Le tribunal du district de Limassol (Chypre) a ordonné, par une injonction dite "Mareva" du 24 avril 1998, le gel de tous les avoirs des sociétés françaises Crystal, Pralong et Société des hôtels d'altitude, afin de garantir le paiement d'une créance d'indemnisation d'un montant de 16 947 384 euros. Par une décision du 6 mars 2013, la juridiction chypriote a également enjoint à ces sociétés de divulguer l'ensemble de leurs avoirs d'une valeur supérieure à 10 000 euros. Par ordonnance du 18 décembre 2015, le juge de l'exécution français a autorisé la société Gorsoan Limited à pratiquer diverses mesures conservatoires à l'encontre des sociétés françaises pour garantir la même créance.

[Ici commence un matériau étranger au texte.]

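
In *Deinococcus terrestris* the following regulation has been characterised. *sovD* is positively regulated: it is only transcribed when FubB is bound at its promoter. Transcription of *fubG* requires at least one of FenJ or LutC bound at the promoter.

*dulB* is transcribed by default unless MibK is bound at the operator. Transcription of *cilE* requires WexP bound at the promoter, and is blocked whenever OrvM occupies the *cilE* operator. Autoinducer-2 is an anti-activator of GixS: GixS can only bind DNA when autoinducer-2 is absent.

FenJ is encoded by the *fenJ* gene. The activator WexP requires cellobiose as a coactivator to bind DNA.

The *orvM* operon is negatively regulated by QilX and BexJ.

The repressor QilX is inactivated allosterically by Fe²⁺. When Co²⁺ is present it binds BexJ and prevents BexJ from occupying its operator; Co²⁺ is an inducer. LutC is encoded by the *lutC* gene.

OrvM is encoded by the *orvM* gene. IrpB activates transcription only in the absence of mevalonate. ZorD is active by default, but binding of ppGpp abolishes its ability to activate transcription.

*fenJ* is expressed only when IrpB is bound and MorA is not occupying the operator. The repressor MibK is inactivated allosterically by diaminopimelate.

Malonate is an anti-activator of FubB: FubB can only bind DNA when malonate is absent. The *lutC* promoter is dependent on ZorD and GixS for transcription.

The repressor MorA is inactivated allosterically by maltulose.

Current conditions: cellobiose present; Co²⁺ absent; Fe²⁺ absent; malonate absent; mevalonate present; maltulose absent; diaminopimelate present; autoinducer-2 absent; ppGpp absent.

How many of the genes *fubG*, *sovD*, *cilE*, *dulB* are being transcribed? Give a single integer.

Maltulose is absent, so MorA is active.
Mevalonate is present, so IrpB is inactive.
With repressor MorA bound, *fenJ* is not transcribed.
So FenJ is not produced.
ppGpp is absent, so ZorD is active.
Autoinducer-2 is absent, so GixS is active.
No repressor is bound and ZorD and GixS are active, so *lutC* is transcribed.
So LutC is produced and active.
Activator LutC is present, so *fubG* is transcribed.
→ *fubG* is ON.
Malonate is absent, so FubB is active.
No repressor is bound and FubB is active, so *sovD* is transcribed.
→ *sovD* is ON.
Fe²⁺ is absent, so QilX is active.
Co²⁺ is absent, so BexJ is active.
With repressor QilX bound, *orvM* is not transcribed.
So OrvM is not produced.
Cellobiose is present, so WexP is active.
No repressor is bound and WexP is active, so *cilE* is transcribed.
→ *cilE* is ON.
Diaminopimelate is present, so MibK is inactive.
With no repressor bound, *dulB* is transcribed.
→ *dulB* is ON.
4 of the 4 genes are transcribed.

4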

Les sociétés françaises ont demandé la rétractation de l'ordonnance du 18 décembre 2015 et la mainlevée des mesures conservatoires. Leur demande a été rejetée par la cour d'appel de Paris.

La question posée à la Cour de cassation était de savoir si l'autorité de chose jugée attachée à une décision d'une juridiction étrangère ordonnant une mesure conservatoire empêche une nouvelle demande identique devant une juridiction d'un autre État membre.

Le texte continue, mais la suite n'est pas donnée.